Les causes de l’importation de riz a Madagascar

Avec un PIB (Produit Intérieur Brut) de 382,2 dollars par habitant, Madagascar se trouve parmi les dix pays les plus pauvres au monde . La réduction de la pauvreté représente un de ses plus grands défis. L’agriculture peut contribuée à la réduction de la pauvreté (Christiaensen et al., 2005). Pour cela, elle doit promouvoir la croissance de la production agricole. Une grande partie des ménages ruraux malagasy située en dessous du seuil de pauvreté vivent de l’activité agricole, notamment moins de 25 %d’après Pierre Bernard et al. (2007).La part de l’agriculture dans le PIB était de 29,10% en 2009 . Cette part est assez importante, c’est ce qui montre la faiblesse du revenu de la population rurale. De ce fait, les rendements seront faibles ainsi la croissance de la grande île restera en stagnation.

Le riz, considéré comme un produit stratégique, fait vivre la population dans le monde rural. Il acquiert une valeur économique du fait qu’il constitue une source de revenus pour les 86% des ménages ruraux (Minten et al., p.42, 2006), d’une part et une valeur sociale puisqu’il est l’alimentation de base de la population ainsi qu’une valeur culturelle grâce à la place qu’il occupe dans la culture malagasy (Dabat et al., 2008) d’une autre. Par ailleurs, le rythme d’extension des superficies cultivées en riz est dépassé par la croissance démographique. La production nationale n’arrive donc pas à couvrir les besoins de la population. Madagascar a alors mis en place plusieurs politiques et stratégies agricoles afin de remédier cette situation de pénurie. Pourtant, elle n’arrive pas à réduire l’écart qui existe entre la production de riz et la demande locale. Ceci reste le plus grand défi de chacun des dirigeants qui se sont succédés. La problématique qui se pose est : Pourquoi Madagascar importe t-elle toujours du riz ? Afin de répondre à cette problématique quelques hypothèses ont été avancées comme la forte croissance de la population ramenant à une augmentation de la consommation, l’échec des politiques agricoles, le problème d’accès aux intrants.

L’économie de Madagascar est essentiellement constituée par l’agriculture.

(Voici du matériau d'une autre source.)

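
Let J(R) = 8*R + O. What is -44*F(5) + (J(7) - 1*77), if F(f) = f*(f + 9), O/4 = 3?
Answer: -3089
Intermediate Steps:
O = 12 (O = 4*3 = 12)
F(f) = f*(9 + f)
J(R) = 12 + 8*R (J(R) = 8*R + 12 = 12 + 8*R)
-44*F(5) + (J(7) - 1*77) = -220*(9 + 5) + ((12 + 8*7) - 1*77) = -220*14 + ((12 + 56) - 77) = -44*70 + (68 - 77) = -3080 - 9 = -3089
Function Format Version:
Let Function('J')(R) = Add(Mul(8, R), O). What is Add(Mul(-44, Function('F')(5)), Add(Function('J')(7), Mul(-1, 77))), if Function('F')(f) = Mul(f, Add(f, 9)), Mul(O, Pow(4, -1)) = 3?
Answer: -3089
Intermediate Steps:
O = 12 (O = Mul(4, 3) = 12)
Function('F')(f) = Mul(f, Add(9, f))
Function('J')(R) = Add(12, Mul(8, R)) (Function('J')(R) = Add(Mul(8, R), 12) = Add(12, Mul(8, R)))
Add(Mul(-44, Function('F')(5)), Add(Function('J')(7), Mul(-1, 77))) = Add(Mul(-44, Mul(5, Add(9, 5))), Add(Add(12, Mul(8, 7)), Mul(-1, 77))) = Add(Mul(-44, Mul(5, 14)), Add(Add(12, 56), -77)) = Add(Mul(-44, 70), Add(68, -77)) = Add(-3080, -9) = -3089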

La majorité de la population active, notamment les 80%, travaille dans le secteur agricole. Ainsi, l’agriculture contribue jusqu’à 30% du PIB (Produit Intérieur Brut) du pays . La culture vivrière est principalement rencontrée dans les régions rurales et pratiquée par la population rurale où le riz domine. Mais d’autres cultures de rentes telles que litchis, vanille, épices, etc. existent aussi, elles sont destinées à l’exportation.

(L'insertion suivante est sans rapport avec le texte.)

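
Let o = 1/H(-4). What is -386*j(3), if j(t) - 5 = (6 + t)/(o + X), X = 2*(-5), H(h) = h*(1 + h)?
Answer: -187982/119 ≈ -1579.7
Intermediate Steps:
X = -10
o = 1/12 (o = 1/(-4*(1 - 4)) = 1/(-4*(-3)) = 1/12 ≈ 0.083333)
j(t) = 523/119 - 12*t/119 (j(t) = 5 + (6 + t)/(1/12 - 10) = 5 + (6 + t)/(-119/12) = 5 + (6 + t)*(-12/119) = 5 + (-72/119 - 12*t/119) = 523/119 - 12*t/119)
-386*j(3) = -386*(523/119 - 12/119*3) = -386*(523/119 - 36/119) = -386*487/119 = -187982/119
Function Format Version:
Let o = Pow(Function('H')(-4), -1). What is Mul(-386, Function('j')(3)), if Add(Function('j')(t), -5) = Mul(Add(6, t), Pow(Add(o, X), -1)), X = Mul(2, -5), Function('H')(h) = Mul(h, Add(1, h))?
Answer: Rational(-187982, 119) ≈ -1579.7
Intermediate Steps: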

En tant qu’aliment de base, le riz se trouve au premier plan. Le développement économique de l’île dépend même de cette céréale. Il contribue à peu près de 12% au PIB national et de 43% au PIB agricole. Les 85% des agriculteurs sont des riziculteurs. D’ailleurs, le riz constitue la principale source de revenus des familles dans 45% des communes malagasy . Madagascar faisait partie des pays exportateurs de cette denrée alimentaire jusqu’aux années 70, mais depuis, elle devenait et est encore importatrice de ce produit. L’année dernière (2017), l’importation de riz montait à hauteur de 247 207 tonnes. La production locale est vraiment loin de couvrir les besoins du pays. Techniquement, la riziculture malagasy se révèle non performante. Les rendements n’atteignent qu’à environ les 2,5 tonnes par hectare. Comparés à ceux observés dans les pays asiatiques, ces rendements sont très minimes. La part majeure de la production est destinée à l’autoconsommation.

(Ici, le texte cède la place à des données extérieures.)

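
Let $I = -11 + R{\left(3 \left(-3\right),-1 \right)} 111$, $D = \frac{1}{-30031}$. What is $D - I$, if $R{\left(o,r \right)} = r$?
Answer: $\frac{3663781}{30031} \approx 122.0$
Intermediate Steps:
$D = - \frac{1}{30031} \approx -3.3299 \cdot 10^{-5}$
$I = -122$ ($I = -11 - 111 = -122$)
$D - I = - \frac{1}{30031} - -122 = - \frac{1}{30031} + 122 = \frac{3663781}{30031}$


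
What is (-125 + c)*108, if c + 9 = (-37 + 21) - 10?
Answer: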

L’importance du riz dans le monde

Dans ce monde, le riz est considéré comme la principale denrée alimentaire de presque la moitié de la population mondiale. Il contribue à plus de 20% à la fourniture mondiale en calorie consommée. Plus de deux milliards des asiatiques y tirent 80% de leur calorie (FAO, 2001). En Asie, 95% du riz mondial est produit et consommé. Par contre, en Europe et en Amérique du nord, le riz a une importante croissance sur le marché en tant que denrée alimentaire.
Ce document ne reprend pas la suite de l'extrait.